Other wheat alternative products typically found in natural food stores include:
- Corn tortillas, rice cakes, and mochi are good substitutes for wheat crackers.
- Ready-made, wheat-free cereals include cream of rice, cream of buckwheat, puffed rice, puffed millet, puffed corn, rice flakes, corn flakes, brown rice crispies, and wheat-free granola.
- Corn germ can replace wheat germ and oat bran replaces wheat bran.
- Cooked amaranth, buckwheat, polenta, millet, and oats can replace cracked wheat or couscous in salads or in main dishes, and can also be used as hot cereals.
- Rice, corn, lentil, quinoa, buckwheat, or mung bean pasta can be substituted for wheat pasta.
- Potato flour is becoming a common wheat replacement in gluten-free bread.

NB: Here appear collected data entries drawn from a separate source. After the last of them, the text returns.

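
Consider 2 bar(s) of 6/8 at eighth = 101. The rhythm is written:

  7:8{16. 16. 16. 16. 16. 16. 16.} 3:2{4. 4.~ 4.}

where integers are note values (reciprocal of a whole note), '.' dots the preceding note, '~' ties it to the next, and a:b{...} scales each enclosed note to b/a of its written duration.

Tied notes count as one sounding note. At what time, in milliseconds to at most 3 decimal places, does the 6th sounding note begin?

note 6 onset = 30/7b = 2545.969ms

1. 0.0ms @ 0 + 509.194ms (6/7)
2. 509.194ms @ 6/7 + 509.194ms (6/7)
3. 1018.388ms @ 12/7 + 509.194ms (6/7)
4. 1527.581ms @ 18/7 + 509.194ms (6/7)
5. 2036.775ms @ 24/7 + 509.194ms (6/7)
6. 2545.969ms @ 30/7 + 509.194ms (6/7)
7. 3055.163ms @ 36/7 + 509.194ms (6/7)
8. 3564.356ms @ 6 + 1188.119ms (2)
9. 4752.475ms @ 8 + 2376.238ms (4)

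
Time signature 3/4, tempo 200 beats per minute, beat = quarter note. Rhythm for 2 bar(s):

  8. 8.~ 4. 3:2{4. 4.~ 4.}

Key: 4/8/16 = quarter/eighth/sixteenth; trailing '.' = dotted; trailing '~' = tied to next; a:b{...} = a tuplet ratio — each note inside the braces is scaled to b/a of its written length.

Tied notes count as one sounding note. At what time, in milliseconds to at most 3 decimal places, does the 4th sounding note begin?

1. 0.0ms @ 0 + 225.0ms (3/4)
2. 225.0ms @ 3/4 + 675.0ms (9/4)
3. 900.0ms @ 3 + 300.0ms (1)
4. 1200.0ms @ 4 + 600.0ms (2)

note 4 onset = 4b = 1200.0ms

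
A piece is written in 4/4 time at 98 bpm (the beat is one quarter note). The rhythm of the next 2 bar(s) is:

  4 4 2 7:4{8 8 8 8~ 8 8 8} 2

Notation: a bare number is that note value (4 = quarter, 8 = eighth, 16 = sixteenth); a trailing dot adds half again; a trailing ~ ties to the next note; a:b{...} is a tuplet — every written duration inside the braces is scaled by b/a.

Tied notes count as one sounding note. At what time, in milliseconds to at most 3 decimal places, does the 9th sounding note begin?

note 9 onset = 40/7b = 3498.542ms

1. 0.0ms @ 0 + 612.245ms (1)
2. 612.245ms @ 1 + 612.245ms (1)
3. 1224.49ms @ 2 + 1224.49ms (2)
4. 2448.98ms @ 4 + 174.927ms (2/7)
5. 2623.907ms @ 30/7 + 174.927ms (2/7)
6. 2798.834ms @ 32/7 + 174.927ms (2/7)
7. 2973.761ms @ 34/7 + 349.854ms (4/7)
8. 3323.615ms @ 38/7 + 174.927ms (2/7)
9. 3498.542ms @ 40/7 + 174.927ms (2/7)
10. 3673.469ms @ 6 + 1224.49ms (2)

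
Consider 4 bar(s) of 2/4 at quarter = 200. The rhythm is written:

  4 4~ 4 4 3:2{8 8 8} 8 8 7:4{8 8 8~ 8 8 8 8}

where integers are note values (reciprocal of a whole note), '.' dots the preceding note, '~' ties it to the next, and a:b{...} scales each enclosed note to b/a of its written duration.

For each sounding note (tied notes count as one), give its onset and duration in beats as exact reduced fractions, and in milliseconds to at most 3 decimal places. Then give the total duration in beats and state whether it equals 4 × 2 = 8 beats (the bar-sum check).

1) 0.0ms=0b +300.0ms=1b
2) 300.0ms=1b +600.0ms=2b
3) 900.0ms=3b +300.0ms=1b
4) 1200.0ms=4b +100.0ms=1/3b
5) 1300.0ms=13/3b +100.0ms=1/3b
6) 1400.0ms=14/3b +100.0ms=1/3b
7) 1500.0ms=5b +150.0ms=1/2b
8) 1650.0ms=11/2b +150.0ms=1/2b
9) 1800.0ms=6b +85.714ms=2/7b
10) 1885.714ms=44/7b +85.714ms=2/7b
11) 1971.429ms=46/7b +171.429ms=4/7b
12) 2142.857ms=50/7b +85.714ms=2/7b
13) 2228.571ms=52/7b +85.714ms=2/7b
14) 2314.286ms=54/7b +85.714ms=2/7b
Σ=8b of 8 (200bpm 2/4) — PASS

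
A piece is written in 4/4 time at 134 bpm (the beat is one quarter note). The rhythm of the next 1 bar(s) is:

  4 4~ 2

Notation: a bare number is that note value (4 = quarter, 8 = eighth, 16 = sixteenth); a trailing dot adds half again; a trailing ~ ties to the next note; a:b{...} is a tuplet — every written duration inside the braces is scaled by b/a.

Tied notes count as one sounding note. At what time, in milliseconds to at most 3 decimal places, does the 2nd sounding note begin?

1. 0.0ms @ 0 + 447.761ms (1)
2. 447.761ms @ 1 + 1343.284ms (3)

note 2 onset = 1b = 447.761ms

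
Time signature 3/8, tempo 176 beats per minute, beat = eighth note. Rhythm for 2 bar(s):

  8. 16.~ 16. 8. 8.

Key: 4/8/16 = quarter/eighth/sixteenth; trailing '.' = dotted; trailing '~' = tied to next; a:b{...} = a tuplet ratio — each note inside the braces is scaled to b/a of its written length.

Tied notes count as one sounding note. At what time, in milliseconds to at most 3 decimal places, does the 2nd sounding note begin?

note 2 onset = 3/2b = 511.364ms

1. 0.0ms @ 0 + 511.364ms (3/2)
2. 511.364ms @ 3/2 + 511.364ms (3/2)
3. 1022.727ms @ 3 + 511.364ms (3/2)
4. 1534.091ms @ 9/2 + 511.364ms (3/2)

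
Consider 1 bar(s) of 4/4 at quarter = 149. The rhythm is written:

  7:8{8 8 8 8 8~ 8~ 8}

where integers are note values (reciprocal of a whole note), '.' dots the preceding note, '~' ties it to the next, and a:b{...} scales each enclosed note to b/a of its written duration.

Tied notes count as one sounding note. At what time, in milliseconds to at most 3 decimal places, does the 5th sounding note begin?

1. 0.0ms @ 0 + 230.105ms (4/7)
2. 230.105ms @ 4/7 + 230.105ms (4/7)
3. 460.211ms @ 8/7 + 230.105ms (4/7)
4. 690.316ms @ 12/7 + 230.105ms (4/7)
5. 920.422ms @ 16/7 + 690.316ms (12/7)

note 5 onset = 16/7b = 920.422ms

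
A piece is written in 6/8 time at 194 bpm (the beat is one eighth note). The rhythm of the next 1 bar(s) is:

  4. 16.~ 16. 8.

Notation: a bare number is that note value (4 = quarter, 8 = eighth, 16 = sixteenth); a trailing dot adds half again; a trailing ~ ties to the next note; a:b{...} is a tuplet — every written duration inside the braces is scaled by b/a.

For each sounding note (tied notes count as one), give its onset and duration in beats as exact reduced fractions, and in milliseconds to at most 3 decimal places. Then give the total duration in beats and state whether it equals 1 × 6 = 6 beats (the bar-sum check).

1) 0.0ms=0b +927.835ms=3b
2) 927.835ms=3b +463.918ms=3/2b
3) 1391.753ms=9/2b +463.918ms=3/2b
Σ=6b of 6 (194bpm 6/8) — PASS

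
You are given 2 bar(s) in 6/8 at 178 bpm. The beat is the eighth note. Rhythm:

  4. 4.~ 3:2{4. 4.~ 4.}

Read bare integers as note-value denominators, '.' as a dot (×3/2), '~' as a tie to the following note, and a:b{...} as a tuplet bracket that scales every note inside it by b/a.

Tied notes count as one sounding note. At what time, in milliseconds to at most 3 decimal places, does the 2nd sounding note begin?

1. 0.0ms @ 0 + 1011.236ms (3)
2. 1011.236ms @ 3 + 1685.393ms (5)
3. 2696.629ms @ 8 + 1348.315ms (4)

note 2 onset = 3b = 1011.236ms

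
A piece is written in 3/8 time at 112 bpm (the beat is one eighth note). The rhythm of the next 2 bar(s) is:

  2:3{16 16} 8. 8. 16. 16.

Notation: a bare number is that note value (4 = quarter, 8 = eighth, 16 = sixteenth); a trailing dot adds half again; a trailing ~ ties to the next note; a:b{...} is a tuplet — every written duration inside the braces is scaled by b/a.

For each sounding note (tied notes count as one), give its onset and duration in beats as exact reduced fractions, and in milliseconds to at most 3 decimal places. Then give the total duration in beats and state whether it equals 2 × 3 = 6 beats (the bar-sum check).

1) 0.0ms=0b +401.786ms=3/4b
2) 401.786ms=3/4b +401.786ms=3/4b
3) 803.571ms=3/2b +803.571ms=3/2b
4) 1607.143ms=3b +803.571ms=3/2b
5) 2410.714ms=9/2b +401.786ms=3/4b
6) 2812.5ms=21/4b +401.786ms=3/4b
Σ=6b of 6 (112bpm 3/8) — PASS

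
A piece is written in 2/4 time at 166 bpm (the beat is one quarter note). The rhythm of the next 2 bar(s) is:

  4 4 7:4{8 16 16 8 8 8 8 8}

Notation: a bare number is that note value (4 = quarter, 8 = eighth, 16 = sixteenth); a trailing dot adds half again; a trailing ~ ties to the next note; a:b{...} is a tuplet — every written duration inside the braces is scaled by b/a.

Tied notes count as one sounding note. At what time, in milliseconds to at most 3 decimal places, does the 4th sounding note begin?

1. 0.0ms @ 0 + 361.446ms (1)
2. 361.446ms @ 1 + 361.446ms (1)
3. 722.892ms @ 2 + 103.27ms (2/7)
4. 826.162ms @ 16/7 + 51.635ms (1/7)
5. 877.797ms @ 17/7 + 51.635ms (1/7)
6. 929.432ms @ 18/7 + 103.27ms (2/7)
7. 1032.702ms @ 20/7 + 103.27ms (2/7)
8. 1135.972ms @ 22/7 + 103.27ms (2/7)
9. 1239.243ms @ 24/7 + 103.27ms (2/7)
10. 1342.513ms @ 26/7 + 103.27ms (2/7)

note 4 onset = 16/7b = 826.162ms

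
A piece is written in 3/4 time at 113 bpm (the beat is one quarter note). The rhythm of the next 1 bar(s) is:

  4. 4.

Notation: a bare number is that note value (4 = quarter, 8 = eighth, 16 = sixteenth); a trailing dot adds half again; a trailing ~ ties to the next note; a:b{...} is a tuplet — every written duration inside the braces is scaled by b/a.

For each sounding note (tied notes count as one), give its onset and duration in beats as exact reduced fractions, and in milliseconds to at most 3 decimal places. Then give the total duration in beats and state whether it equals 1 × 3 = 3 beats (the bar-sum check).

1) 0.0ms=0b +796.46ms=3/2b
2) 796.46ms=3/2b +796.46ms=3/2b
Σ=3b of 3 (113bpm 3/4) — PASS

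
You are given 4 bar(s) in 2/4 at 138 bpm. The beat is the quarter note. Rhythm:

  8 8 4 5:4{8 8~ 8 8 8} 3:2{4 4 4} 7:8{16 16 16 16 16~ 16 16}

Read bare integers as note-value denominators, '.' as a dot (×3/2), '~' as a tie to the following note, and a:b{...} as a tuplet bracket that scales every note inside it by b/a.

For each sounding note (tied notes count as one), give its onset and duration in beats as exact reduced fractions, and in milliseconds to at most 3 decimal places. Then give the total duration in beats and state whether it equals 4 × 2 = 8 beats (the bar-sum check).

1) 0.0ms=0b +217.391ms=1/2b
2) 217.391ms=1/2b +217.391ms=1/2b
3) 434.783ms=1b +434.783ms=1b
4) 869.565ms=2b +173.913ms=2/5b
5) 1043.478ms=12/5b +347.826ms=4/5b
6) 1391.304ms=16/5b +173.913ms=2/5b
7) 1565.217ms=18/5b +173.913ms=2/5b
8) 1739.13ms=4b +289.855ms=2/3b
9) 2028.986ms=14/3b +289.855ms=2/3b
10) 2318.841ms=16/3b +289.855ms=2/3b
11) 2608.696ms=6b +124.224ms=2/7b
12) 2732.919ms=44/7b +124.224ms=2/7b
13) 2857.143ms=46/7b +124.224ms=2/7b
14) 2981.366ms=48/7b +124.224ms=2/7b
15) 3105.59ms=50/7b +248.447ms=4/7b
16) 3354.037ms=54/7b +124.224ms=2/7b
Σ=8b of 8 (138bpm 2/4) — PASS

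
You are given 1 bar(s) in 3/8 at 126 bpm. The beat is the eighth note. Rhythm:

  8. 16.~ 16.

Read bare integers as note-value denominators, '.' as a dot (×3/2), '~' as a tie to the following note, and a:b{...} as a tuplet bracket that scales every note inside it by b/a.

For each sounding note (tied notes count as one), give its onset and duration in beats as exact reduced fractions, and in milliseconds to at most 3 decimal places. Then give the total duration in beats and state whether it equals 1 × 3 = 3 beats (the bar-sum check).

1) 0.0ms=0b +714.286ms=3/2b
2) 714.286ms=3/2b +714.286ms=3/2b
Σ=3b of 3 (126bpm 3/8) — PASS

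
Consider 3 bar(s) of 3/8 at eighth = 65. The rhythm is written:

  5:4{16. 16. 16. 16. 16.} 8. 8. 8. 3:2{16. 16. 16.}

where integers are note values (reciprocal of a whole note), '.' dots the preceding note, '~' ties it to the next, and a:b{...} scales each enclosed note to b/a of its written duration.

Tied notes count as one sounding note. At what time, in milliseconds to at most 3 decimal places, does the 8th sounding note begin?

1. 0.0ms @ 0 + 553.846ms (3/5)
2. 553.846ms @ 3/5 + 553.846ms (3/5)
3. 1107.692ms @ 6/5 + 553.846ms (3/5)
4. 1661.538ms @ 9/5 + 553.846ms (3/5)
5. 2215.385ms @ 12/5 + 553.846ms (3/5)
6. 2769.231ms @ 3 + 1384.615ms (3/2)
7. 4153.846ms @ 9/2 + 1384.615ms (3/2)
8. 5538.462ms @ 6 + 1384.615ms (3/2)
9. 6923.077ms @ 15/2 + 461.538ms (1/2)
10. 7384.615ms @ 8 + 461.538ms (1/2)
11. 7846.154ms @ 17/2 + 461.538ms (1/2)

note 8 onset = 6b = 5538.462ms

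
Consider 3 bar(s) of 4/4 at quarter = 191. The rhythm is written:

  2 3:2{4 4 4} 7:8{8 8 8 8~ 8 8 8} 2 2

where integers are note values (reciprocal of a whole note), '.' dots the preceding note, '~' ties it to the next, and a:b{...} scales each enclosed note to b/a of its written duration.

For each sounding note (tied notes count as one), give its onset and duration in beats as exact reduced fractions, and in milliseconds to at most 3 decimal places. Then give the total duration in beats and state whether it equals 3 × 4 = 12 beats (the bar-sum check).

1) 0.0ms=0b +628.272ms=2b
2) 628.272ms=2b +209.424ms=2/3b
3) 837.696ms=8/3b +209.424ms=2/3b
4) 1047.12ms=10/3b +209.424ms=2/3b
5) 1256.545ms=4b +179.506ms=4/7b
6) 1436.051ms=32/7b +179.506ms=4/7b
7) 1615.557ms=36/7b +179.506ms=4/7b
8) 1795.064ms=40/7b +359.013ms=8/7b
9) 2154.076ms=48/7b +179.506ms=4/7b
10) 2333.583ms=52/7b +179.506ms=4/7b
11) 2513.089ms=8b +628.272ms=2b
12) 3141.361ms=10b +628.272ms=2b
Σ=12b of 12 (191bpm 4/4) — PASS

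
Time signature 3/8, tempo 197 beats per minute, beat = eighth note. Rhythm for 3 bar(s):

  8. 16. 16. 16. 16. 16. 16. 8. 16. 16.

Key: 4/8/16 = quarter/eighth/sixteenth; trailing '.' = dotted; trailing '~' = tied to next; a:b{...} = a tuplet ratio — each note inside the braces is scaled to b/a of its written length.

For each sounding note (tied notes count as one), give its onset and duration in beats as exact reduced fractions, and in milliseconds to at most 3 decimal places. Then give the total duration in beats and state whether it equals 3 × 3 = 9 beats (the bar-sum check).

1) 0.0ms=0b +456.853ms=3/2b
2) 456.853ms=3/2b +228.426ms=3/4b
3) 685.279ms=9/4b +228.426ms=3/4b
4) 913.706ms=3b +228.426ms=3/4b
5) 1142.132ms=15/4b +228.426ms=3/4b
6) 1370.558ms=9/2b +228.426ms=3/4b
7) 1598.985ms=21/4b +228.426ms=3/4b
8) 1827.411ms=6b +456.853ms=3/2b
9) 2284.264ms=15/2b +228.426ms=3/4b
10) 2512.69ms=33/4b +228.426ms=3/4b
Σ=9b of 9 (197bpm 3/8) — PASS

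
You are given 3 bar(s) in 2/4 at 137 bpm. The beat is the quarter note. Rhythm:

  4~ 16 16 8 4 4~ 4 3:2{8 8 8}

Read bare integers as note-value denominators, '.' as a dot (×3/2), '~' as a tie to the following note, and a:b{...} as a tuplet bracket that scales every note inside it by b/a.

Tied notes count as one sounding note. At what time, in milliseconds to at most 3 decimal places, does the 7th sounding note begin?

1. 0.0ms @ 0 + 547.445ms (5/4)
2. 547.445ms @ 5/4 + 109.489ms (1/4)
3. 656.934ms @ 3/2 + 218.978ms (1/2)
4. 875.912ms @ 2 + 437.956ms (1)
5. 1313.869ms @ 3 + 875.912ms (2)
6. 2189.781ms @ 5 + 145.985ms (1/3)
7. 2335.766ms @ 16/3 + 145.985ms (1/3)
8. 2481.752ms @ 17/3 + 145.985ms (1/3)

note 7 onset = 16/3b = 2335.766ms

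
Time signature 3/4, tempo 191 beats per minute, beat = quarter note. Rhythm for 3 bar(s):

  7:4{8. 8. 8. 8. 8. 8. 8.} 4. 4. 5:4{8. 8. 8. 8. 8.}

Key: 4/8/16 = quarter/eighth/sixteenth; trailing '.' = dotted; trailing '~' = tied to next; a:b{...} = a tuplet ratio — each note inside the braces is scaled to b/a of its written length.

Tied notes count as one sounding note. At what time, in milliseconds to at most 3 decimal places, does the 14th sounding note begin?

note 14 onset = 42/5b = 2638.743ms

1. 0.0ms @ 0 + 134.63ms (3/7)
2. 134.63ms @ 3/7 + 134.63ms (3/7)
3. 269.26ms @ 6/7 + 134.63ms (3/7)
4. 403.889ms @ 9/7 + 134.63ms (3/7)
5. 538.519ms @ 12/7 + 134.63ms (3/7)
6. 673.149ms @ 15/7 + 134.63ms (3/7)
7. 807.779ms @ 18/7 + 134.63ms (3/7)
8. 942.408ms @ 3 + 471.204ms (3/2)
9. 1413.613ms @ 9/2 + 471.204ms (3/2)
10. 1884.817ms @ 6 + 188.482ms (3/5)
11. 2073.298ms @ 33/5 + 188.482ms (3/5)
12. 2261.78ms @ 36/5 + 188.482ms (3/5)
13. 2450.262ms @ 39/5 + 188.482ms (3/5)
14. 2638.743ms @ 42/5 + 188.482ms (3/5)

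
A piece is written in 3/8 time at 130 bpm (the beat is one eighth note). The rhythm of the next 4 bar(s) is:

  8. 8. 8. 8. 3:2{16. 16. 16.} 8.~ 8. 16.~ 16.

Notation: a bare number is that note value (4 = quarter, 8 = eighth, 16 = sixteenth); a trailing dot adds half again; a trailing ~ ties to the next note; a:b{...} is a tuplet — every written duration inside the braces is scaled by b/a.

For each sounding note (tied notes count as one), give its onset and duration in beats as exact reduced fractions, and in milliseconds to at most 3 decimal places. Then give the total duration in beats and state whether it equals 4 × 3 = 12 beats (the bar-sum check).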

A Note about Corn: People with gluten allergies may also be very sensitive to corn and suffer from similar symptoms. Some of this may have come from gluten cross-contamination during the growing and manufacturing processes. However, science is looking into the structure and behavior of the amino acids in corn to see how similar they may be. In addition, 90% of corn grown in the United States is genetically modified which is said by some experts to cause leaky gut syndrome.
Fish & Shellfish
About 7 million Americans are allergic to seafood, both finned fish and shellfish. Shellfish allergies can cause severe reactions, including anaphylaxis. The allergy is typically life-long and is first experienced as an adult. There are two kinds of shellfish: crustacea (such as shrimp, crab, and lobster) and mollusks (such as clams, mussels, oysters, and scallops). Shrimp, crab, and lobster cause most shellfish allergies, and the reactions to crustacean shellfish tend to be particularly severe. Some people who are allergic to one group of shellfish might be able to tolerate shellfish from the other group. However, to prevent a reaction, strict avoidance of shellfish and shellfish products is essential. Finned fish and shellfish do not come from related families of foods, so being allergic to one does not necessarily mean that both should be avoided. Salmon, tuna, and halibut are the most common kinds of finned fish to which people are allergic.
A common question from people who are allergic to fish is if omega-3 fatty acids from fish oil are safe to consume. Since the allergy is caused by proteins, it would follow that fish oil should be safe. However, if fish oil is not handled and manufactured correctly, there is a risk of cross-contamination and exposure. So most experts recommend that people allergic to fish avoid fish oil omega-3 fatty acids and instead consume spirulina, or vegetable omega-3s from flaxseed, pumpkins seeds, walnuts, and other sources.